Humans in 2014 are just too busy, in my opinion. Last night I was talking to my kids about the need for quiet and balance in our lives. From their frame of reference, it is hard to conceptualize. They wake up, go to school, have a day packed with learning, come home, do chores, get ready for sports, exercise, eat dinner and go to sleep, and then get up and do it all again the next day. Only one of my kids is doing sports at the moment, 2 more will start next month. Most of their friends are doing way more activities than they are. I feel guilty that they are not playing piano or have never tried a marital arts program.

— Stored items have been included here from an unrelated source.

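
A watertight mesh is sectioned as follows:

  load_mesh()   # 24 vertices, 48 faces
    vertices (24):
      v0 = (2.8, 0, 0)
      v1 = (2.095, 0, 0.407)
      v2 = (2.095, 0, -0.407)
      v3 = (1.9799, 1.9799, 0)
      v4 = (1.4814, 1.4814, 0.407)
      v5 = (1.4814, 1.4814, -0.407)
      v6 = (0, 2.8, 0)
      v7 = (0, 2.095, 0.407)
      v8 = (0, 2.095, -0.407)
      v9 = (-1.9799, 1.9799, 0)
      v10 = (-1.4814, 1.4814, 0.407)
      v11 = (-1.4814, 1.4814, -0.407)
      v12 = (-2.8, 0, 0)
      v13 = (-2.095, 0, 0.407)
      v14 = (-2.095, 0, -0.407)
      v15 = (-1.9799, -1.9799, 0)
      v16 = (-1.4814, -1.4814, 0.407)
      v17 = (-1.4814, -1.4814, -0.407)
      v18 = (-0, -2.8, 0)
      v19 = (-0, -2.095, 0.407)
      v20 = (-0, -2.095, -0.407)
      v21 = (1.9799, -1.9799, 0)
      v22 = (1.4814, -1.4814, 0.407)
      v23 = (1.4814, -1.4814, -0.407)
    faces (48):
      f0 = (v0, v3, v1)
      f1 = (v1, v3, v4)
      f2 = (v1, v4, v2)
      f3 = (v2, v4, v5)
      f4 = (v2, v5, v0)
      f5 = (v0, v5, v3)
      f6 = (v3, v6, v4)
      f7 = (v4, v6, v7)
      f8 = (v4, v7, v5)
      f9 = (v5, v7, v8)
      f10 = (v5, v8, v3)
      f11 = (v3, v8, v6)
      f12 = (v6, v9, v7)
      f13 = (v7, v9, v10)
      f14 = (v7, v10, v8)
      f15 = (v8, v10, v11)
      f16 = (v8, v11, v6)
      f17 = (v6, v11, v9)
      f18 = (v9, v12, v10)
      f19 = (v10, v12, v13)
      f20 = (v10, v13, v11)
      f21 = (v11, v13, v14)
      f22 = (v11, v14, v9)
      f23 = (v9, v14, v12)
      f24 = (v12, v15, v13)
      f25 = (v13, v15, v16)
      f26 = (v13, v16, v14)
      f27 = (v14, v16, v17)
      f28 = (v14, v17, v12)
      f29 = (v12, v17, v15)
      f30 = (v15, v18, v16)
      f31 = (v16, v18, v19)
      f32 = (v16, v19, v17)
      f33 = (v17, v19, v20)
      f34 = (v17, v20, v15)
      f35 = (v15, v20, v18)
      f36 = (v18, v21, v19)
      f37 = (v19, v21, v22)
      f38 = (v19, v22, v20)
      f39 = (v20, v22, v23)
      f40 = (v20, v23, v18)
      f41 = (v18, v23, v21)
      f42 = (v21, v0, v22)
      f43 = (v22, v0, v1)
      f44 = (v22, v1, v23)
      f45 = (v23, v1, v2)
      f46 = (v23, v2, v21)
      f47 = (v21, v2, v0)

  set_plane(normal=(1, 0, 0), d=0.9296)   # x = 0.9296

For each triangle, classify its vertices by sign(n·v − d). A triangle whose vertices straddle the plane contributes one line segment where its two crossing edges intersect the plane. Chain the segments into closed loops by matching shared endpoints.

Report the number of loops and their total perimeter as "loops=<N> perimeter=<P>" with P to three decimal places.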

In a lot of cases, when kids aren’t at school or sports, they are plugged in to “screen time”. They want some decompressing time after being “on” all the time. Truth be told, my schedule is just as packed as theirs. I’m tired. I want some soul time. To write, walk in nature and just be, without any agenda. They must feel the same way.
How do we make this soul time for ourselves and our kids?
It sounds easy to just plan less or not sign up for sports. But it is hard to break from the cultural norm of this do to much culture. This summer, instead of a million camps, I had them home with a nanny. They went to the library, swimming at the lake and rode bikes a lot. They played with toys and baked blueberry pies. It sounds lovely but in truth, I’m not sure it had it’s intended results. The desire was to allow them to be bored and use their natural creativity. I think that happened some days but others they just read all day. Reading all day isn’t a bad thing. But for my kids because we don’t watch a ton of TV, it’s an escape from having to deal with cleaning their rooms or conflicts with friends. How do we build and support the growth of the inner world of our children? Some people take their kids to church, other’s to mindfulness camps, and still many others don’t ask this question. I don’t know the answer. But I do want to ask this question and not stop asking it until we find a solution.
We are generation of kids and adults growing up over-scheduled without time for our souls to catch up with us. How do we do it? I don’t know but I am trying a few things out. Last night, we all wrote at the table for 30 minutes. My 4th grader was having a really hard time with writing at school, so we all sat down to support him and write. In the beginning, there was some grumbling, but then we wrote together. Man these kids can write! They came up with the funniest stories, I was truly impressed.
It occurs to me that we are our children’s first teachers. Here are a couple of ways I am choosing to teach my kids (and myself) about soul time.
A. Model it – I have been getting up early to write. When they wake up, they see their mama writing by candlelight. That is good for me and for them. I am reading more, just for fun. I am sitting and just doing less. Which is super weird for me.
B. Teach it – I have been waiting for my children’s internal compass to develop, and it has. But what I really need to do is step up and give them the tools. To create some space for downtime, reflection and self-care. It’s time to talk about it and show them what it means. If we are not their teachers as parents, who is?
C. Breathe it – Every day, every moment is a chance for re-centering. To breathe into our lives and stay connected to our core no matter what the to do list looks like. Our breathe is our constant companion and we can check in with center anytime throughout the day.
As I work on slowing down in a culture that seems to value the super busy lifestyle, I am endevoring to remember this three things. It’s not perfect, I totally forget and say “sure I will be happy to sit at your table for that good cause fundraiser”. I’m working on it.
If you are walking this pathway of choosing to do less when the world around us encourages us to do more, may you walk with ease. And let me know how it goes!